Although I see no reference to zoning the world’s oceans, an idea which I have written about and believe would help to begin the process of conservation and recovery, the commissioners have in their recommendations begun to address ways to better measure and protect vulnerable ecosystems and hold governments to account should they fail to meet sustainability goals.
But we still know so little about how our oceans play a role in impacting climate. We suspect they have an enormous impact but how and when? In a recent scientific study we have a new take on that relationship and its timing. Researchers from the University of Southampton, the National Oceanography Centre, and Australian National University, studying the past 5.3 million years have found that deep sea ocean cooling and continental ice volume cycles in the onset of the Ice Age didn’t coincide. The glaciers and sea ice that spread across North America, Eurasia and northward from Antarctica 2.15 million years ago as it turns out was preceded by ocean cooling 550,000 years ahead of the Ice Age onset.
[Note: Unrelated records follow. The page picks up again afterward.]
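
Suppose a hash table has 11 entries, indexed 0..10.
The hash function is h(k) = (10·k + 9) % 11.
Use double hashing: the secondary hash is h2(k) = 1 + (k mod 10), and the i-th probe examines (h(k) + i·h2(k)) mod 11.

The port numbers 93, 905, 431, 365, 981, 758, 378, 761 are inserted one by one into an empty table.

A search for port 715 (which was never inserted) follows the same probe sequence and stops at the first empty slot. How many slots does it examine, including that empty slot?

93 hashes to 4; slot 4 is free -> place at 4.
905 hashes to 6; slot 6 is free -> place at 6.
431 hashes to 7; slot 7 is free -> place at 7.
365 hashes to 7, h2=6; 7 taken -> place at 2.
981 hashes to 7, h2=2; 7 taken -> place at 9.
758 hashes to 10; slot 10 is free -> place at 10.
378 hashes to 5; slot 5 is free -> place at 5.
761 hashes to 7, h2=2; 7,9 taken -> place at 0.
Table: [761, _, 365, _, 93, 378, 905, 431, _, 981, 758]
Lookup 715: h=9, h2=6, probe 9,4,10,5,0,6,1 → slot 1 empty, not found.

7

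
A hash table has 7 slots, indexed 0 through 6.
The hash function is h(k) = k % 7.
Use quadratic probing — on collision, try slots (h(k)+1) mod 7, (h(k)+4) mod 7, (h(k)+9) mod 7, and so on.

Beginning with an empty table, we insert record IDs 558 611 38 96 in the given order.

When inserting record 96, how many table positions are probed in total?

558: h=5 → slot 5
611: h=2 → slot 2
38: h=3 → slot 3
96: h=5, probe 5,6 → slot 6
Table: [_, _, 611, 38, _, 558, 96]

2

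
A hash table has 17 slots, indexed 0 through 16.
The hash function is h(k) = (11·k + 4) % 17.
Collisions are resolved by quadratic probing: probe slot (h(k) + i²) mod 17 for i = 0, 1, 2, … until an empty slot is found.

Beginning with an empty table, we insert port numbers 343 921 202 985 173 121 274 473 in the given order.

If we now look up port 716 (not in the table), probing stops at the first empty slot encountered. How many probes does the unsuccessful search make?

343: h=3 -> slot 3
921: h=3, probe 3,4 -> slot 4
202: h=16 -> slot 16
985: h=10 -> slot 10
173: h=3, probe 3,4,7 -> slot 7
121: h=9 -> slot 9
274: h=9, probe 9,10,13 -> slot 13
473: h=5 -> slot 5
Table: [∅, ∅, ∅, 343, 921, 473, ∅, 173, ∅, 121, 985, ∅, ∅, 274, ∅, ∅, 202]
Lookup 716: h=9, probe 9,10,13,1 → slot 1 empty, not found.

4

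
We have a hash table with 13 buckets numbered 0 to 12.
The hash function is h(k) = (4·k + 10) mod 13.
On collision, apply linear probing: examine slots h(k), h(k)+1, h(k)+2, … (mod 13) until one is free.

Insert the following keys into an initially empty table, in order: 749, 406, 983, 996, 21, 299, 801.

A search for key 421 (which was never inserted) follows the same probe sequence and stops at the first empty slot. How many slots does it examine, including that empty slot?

749: h=3 -> slot 3
406: h=9 -> slot 9
983: h=3, probe 3,4 -> slot 4
996: h=3, probe 3,4,5 -> slot 5
21: h=3, probe 3,4,5,6 -> slot 6
299: h=10 -> slot 10
801: h=3, probe 3,4,5,6,7 -> slot 7
Table: [-, -, -, 749, 983, 996, 21, 801, -, 406, 299, -, -]
Lookup 421: h=4, probe 4,5,6,7,8 → slot 8 empty, not found.

5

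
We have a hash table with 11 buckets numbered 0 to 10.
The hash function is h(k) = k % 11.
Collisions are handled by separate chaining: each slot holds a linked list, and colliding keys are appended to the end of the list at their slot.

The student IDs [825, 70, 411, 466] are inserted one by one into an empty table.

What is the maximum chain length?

3

825 → bucket 0
70 → bucket 4
411 → bucket 4 (collision)
466 → bucket 4 (collision)
Final buckets:
0: 825
1: —
2: —
3: —
4: 70 -> 411 -> 466
5: —
6: —
7: —
8: —
9: —
10: —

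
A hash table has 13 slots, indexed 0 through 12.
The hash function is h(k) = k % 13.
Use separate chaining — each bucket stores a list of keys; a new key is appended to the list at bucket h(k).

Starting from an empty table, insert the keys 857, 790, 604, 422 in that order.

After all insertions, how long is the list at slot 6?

2

Insert 857: h=12, bucket 12 empty -> new chain.
Insert 790: h=10, bucket 10 empty -> new chain.
Insert 604: h=6, bucket 6 empty -> new chain.
Insert 422: h=6, bucket 6 nonempty -> append to chain.
Final buckets:
0: _
1: _
2: _
3: _
4: _
5: _
6: 604 -> 422
7: _
8: _
9: _
10: 790
11: _
12: 857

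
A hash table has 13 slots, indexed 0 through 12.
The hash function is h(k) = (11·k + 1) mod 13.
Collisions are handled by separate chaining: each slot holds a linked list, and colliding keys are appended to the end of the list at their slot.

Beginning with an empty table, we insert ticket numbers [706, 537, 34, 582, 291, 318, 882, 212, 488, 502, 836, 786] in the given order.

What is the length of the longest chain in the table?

706 → bucket 6
537 → bucket 6 (collision)
34 → bucket 11
582 → bucket 7
291 → bucket 4
318 → bucket 2
882 → bucket 5
212 → bucket 6 (collision)
488 → bucket 0
502 → bucket 11 (collision)
836 → bucket 6 (collision)
786 → bucket 2 (collision)
Final buckets:
0: 488
1: -
2: 318 -> 786
3: -
4: 291
5: 882
6: 706 -> 537 -> 212 -> 836
7: 582
8: -
9: -
10: -
11: 34 -> 502
12: -

4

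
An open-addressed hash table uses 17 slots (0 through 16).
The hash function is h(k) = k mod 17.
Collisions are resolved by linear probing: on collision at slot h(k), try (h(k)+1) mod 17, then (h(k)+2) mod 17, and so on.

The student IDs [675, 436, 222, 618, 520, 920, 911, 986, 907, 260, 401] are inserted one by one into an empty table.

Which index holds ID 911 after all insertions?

13

675: h=12 -> slot 12
436: h=11 -> slot 11
222: h=1 -> slot 1
618: h=6 -> slot 6
520: h=10 -> slot 10
920: h=2 -> slot 2
911: h=10, probe 10,11,12,13 -> slot 13
986: h=0 -> slot 0
907: h=6, probe 6,7 -> slot 7
260: h=5 -> slot 5
401: h=10, probe 10,11,12,13,14 -> slot 14
Table: [986, 222, 920, —, —, 260, 618, 907, —, —, 520, 436, 675, 911, 401, —, —]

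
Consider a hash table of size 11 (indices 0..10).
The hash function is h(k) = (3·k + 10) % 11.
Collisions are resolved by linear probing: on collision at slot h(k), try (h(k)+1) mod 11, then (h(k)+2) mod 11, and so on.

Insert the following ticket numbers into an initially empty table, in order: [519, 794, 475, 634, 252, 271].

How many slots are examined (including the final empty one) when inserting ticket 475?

519: h=5 -> slot 5
794: h=5, probe 5,6 -> slot 6
475: h=5, probe 5,6,7 -> slot 7
634: h=9 -> slot 9
252: h=7, probe 7,8 -> slot 8
271: h=9, probe 9,10 -> slot 10
Table: [∅, ∅, ∅, ∅, ∅, 519, 794, 475, 252, 634, 271]

3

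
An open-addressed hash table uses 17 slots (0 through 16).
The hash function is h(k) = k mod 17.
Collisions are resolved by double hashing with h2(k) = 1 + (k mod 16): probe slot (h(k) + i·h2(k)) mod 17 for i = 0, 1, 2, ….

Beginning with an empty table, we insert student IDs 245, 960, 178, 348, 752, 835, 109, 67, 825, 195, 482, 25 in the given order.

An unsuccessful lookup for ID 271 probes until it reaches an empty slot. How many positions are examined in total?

245 hashes to 7; slot 7 is free => place at 7.
960 hashes to 8; slot 8 is free => place at 8.
178 hashes to 8, h2=3; 8 taken => place at 11.
348 hashes to 8, h2=13; 8 taken => place at 4.
752 hashes to 4, h2=1; 4 taken => place at 5.
835 hashes to 2; slot 2 is free => place at 2.
109 hashes to 7, h2=14; 7,4 taken => place at 1.
67 hashes to 16; slot 16 is free => place at 16.
825 hashes to 9; slot 9 is free => place at 9.
195 hashes to 8, h2=4; 8 taken => place at 12.
482 hashes to 6; slot 6 is free => place at 6.
25 hashes to 8, h2=10; 8,1,11,4 taken => place at 14.
Table: [-, 109, 835, -, 348, 752, 482, 245, 960, 825, -, 178, 195, -, 25, -, 67]
Lookup 271: h=16, h2=16, probe 16,15 → slot 15 empty, not found.

2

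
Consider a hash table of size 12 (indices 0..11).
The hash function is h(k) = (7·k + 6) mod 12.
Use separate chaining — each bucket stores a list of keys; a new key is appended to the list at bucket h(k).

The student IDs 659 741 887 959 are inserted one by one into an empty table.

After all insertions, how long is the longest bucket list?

3

659 → bucket 11
741 → bucket 9
887 → bucket 11 (collision)
959 → bucket 11 (collision)
Final buckets:
0: _
1: _
2: _
3: _
4: _
5: _
6: _
7: _
8: _
9: 741
10: _
11: 659 -> 887 -> 959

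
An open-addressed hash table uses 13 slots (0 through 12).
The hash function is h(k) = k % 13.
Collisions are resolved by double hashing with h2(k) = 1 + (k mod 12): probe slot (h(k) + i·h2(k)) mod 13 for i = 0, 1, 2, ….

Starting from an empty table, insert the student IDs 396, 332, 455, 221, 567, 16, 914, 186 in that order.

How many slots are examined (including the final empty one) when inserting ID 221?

3

396 hashes to 6; slot 6 is free => place at 6.
332 hashes to 7; slot 7 is free => place at 7.
455 hashes to 0; slot 0 is free => place at 0.
221 hashes to 0, h2=6; 0,6 taken => place at 12.
567 hashes to 8; slot 8 is free => place at 8.
16 hashes to 3; slot 3 is free => place at 3.
914 hashes to 4; slot 4 is free => place at 4.
186 hashes to 4, h2=7; 4 taken => place at 11.
Table: [455, -, -, 16, 914, -, 396, 332, 567, -, -, 186, 221]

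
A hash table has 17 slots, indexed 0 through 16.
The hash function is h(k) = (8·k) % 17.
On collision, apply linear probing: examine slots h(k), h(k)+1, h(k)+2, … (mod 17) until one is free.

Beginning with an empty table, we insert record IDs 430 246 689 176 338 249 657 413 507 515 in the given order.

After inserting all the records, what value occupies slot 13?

Insert 430: h=6, slot 6 empty → index 6.
Insert 246: h=13, slot 13 empty → index 13.
Insert 689: h=4, slot 4 empty → index 4.
Insert 176: h=14, slot 14 empty → index 14.
Insert 338: h=1, slot 1 empty → index 1.
Insert 249: h=3, slot 3 empty → index 3.
Insert 657: h=3, slots 3,4 occupied → index 5.
Insert 413: h=6, slot 6 occupied → index 7.
Insert 507: h=10, slot 10 empty → index 10.
Insert 515: h=6, slots 6,7 occupied → index 8.
Table: [-, 338, -, 249, 689, 657, 430, 413, 515, -, 507, -, -, 246, 176, -, -]

246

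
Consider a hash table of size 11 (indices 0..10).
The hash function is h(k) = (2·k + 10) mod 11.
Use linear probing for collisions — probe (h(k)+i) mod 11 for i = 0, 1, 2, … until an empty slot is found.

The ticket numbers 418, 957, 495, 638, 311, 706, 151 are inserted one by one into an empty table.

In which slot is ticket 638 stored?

418 hashes to 10; slot 10 is free => place at 10.
957 hashes to 10; 10 taken => place at 0.
495 hashes to 10; 10,0 taken => place at 1.
638 hashes to 10; 10,0,1 taken => place at 2.
311 hashes to 5; slot 5 is free => place at 5.
706 hashes to 3; slot 3 is free => place at 3.
151 hashes to 4; slot 4 is free => place at 4.
Table: [957, 495, 638, 706, 151, 311, —, —, —, —, 418]

2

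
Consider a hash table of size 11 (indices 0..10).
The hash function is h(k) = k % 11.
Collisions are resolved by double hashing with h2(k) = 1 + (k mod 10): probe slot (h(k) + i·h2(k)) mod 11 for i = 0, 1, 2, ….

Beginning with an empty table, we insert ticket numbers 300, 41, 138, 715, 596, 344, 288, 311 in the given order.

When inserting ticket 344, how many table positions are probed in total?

4

300 hashes to 3; slot 3 is free => place at 3.
41 hashes to 8; slot 8 is free => place at 8.
138 hashes to 6; slot 6 is free => place at 6.
715 hashes to 0; slot 0 is free => place at 0.
596 hashes to 2; slot 2 is free => place at 2.
344 hashes to 3, h2=5; 3,8,2 taken => place at 7.
288 hashes to 2, h2=9; 2,0 taken => place at 9.
311 hashes to 3, h2=2; 3 taken => place at 5.
Table: [715, -, 596, 300, -, 311, 138, 344, 41, 288, -]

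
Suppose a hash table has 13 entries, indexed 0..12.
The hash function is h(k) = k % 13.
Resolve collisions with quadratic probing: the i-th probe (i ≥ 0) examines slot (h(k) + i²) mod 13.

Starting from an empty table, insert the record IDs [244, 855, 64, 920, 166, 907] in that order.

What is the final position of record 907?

0

244: h=10 => slot 10
855: h=10, probe 10,11 => slot 11
64: h=12 => slot 12
920: h=10, probe 10,11,1 => slot 1
166: h=10, probe 10,11,1,6 => slot 6
907: h=10, probe 10,11,1,6,0 => slot 0
Table: [907, 920, ., ., ., ., 166, ., ., ., 244, 855, 64]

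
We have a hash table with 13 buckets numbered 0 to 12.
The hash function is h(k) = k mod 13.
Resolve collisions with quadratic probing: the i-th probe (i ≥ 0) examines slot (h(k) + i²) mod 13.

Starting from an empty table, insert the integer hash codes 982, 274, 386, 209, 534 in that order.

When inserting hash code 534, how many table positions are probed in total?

Insert 982: h=7, slot 7 empty -> index 7.
Insert 274: h=1, slot 1 empty -> index 1.
Insert 386: h=9, slot 9 empty -> index 9.
Insert 209: h=1, slot 1 occupied -> index 2.
Insert 534: h=1, slots 1,2 occupied -> index 5.
Table: [_, 274, 209, _, _, 534, _, 982, _, 386, _, _, _]

3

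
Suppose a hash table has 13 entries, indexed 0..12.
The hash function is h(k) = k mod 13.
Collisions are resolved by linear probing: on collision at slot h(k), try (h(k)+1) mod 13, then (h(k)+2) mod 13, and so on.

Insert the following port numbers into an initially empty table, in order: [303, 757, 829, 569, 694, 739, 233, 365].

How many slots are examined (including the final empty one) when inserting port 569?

303: h=4 -> slot 4
757: h=3 -> slot 3
829: h=10 -> slot 10
569: h=10, probe 10,11 -> slot 11
694: h=5 -> slot 5
739: h=11, probe 11,12 -> slot 12
233: h=12, probe 12,0 -> slot 0
365: h=1 -> slot 1
Table: [233, 365, ∅, 757, 303, 694, ∅, ∅, ∅, ∅, 829, 569, 739]

2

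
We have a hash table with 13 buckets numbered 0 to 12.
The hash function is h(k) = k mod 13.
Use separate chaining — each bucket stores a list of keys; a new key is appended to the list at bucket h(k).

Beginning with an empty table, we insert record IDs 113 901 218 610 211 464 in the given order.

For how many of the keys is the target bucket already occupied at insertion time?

Insert 113: h=9, bucket 9 empty -> new chain.
Insert 901: h=4, bucket 4 empty -> new chain.
Insert 218: h=10, bucket 10 empty -> new chain.
Insert 610: h=12, bucket 12 empty -> new chain.
Insert 211: h=3, bucket 3 empty -> new chain.
Insert 464: h=9, bucket 9 nonempty -> append to chain.
Final buckets:
0: -
1: -
2: -
3: 211
4: 901
5: -
6: -
7: -
8: -
9: 113 -> 464
10: 218
11: -
12: 610

1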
How do we know? Researchers studied core sampling of ocean sediments, similar to those seen in the photograph below, looking at oxygen isotope ratios to calculate ancient water temperature. Sampling was done off the Straits of Gibraltar.
For the scientists participating in the study the discovery may have implications in our study of CO2 atmospheric concentrations and their subsequent impact on global temperatures and sea level changes. Right now scientists are discovering that the Deep Ocean is getting warmer, not colder as was discovered in the core samples dating back 5.3 million years. But that raises the question, could a similar time delay happen from the presence of increased CO2 in the atmosphere? Could that mean we may see the onset of extreme climate change delayed further into the future?
We continue to learn about the complexity of our Earth systems and sometimes find surprising outcomes in our investigations. The climate change lag discovered and reported in this latest research tells us just how much more we need to know about the balance between atmosphere, ocean and climate. It also tells us that we may face different results over the next millennia resulting from the lag observed between ocean and observed climate changes on land.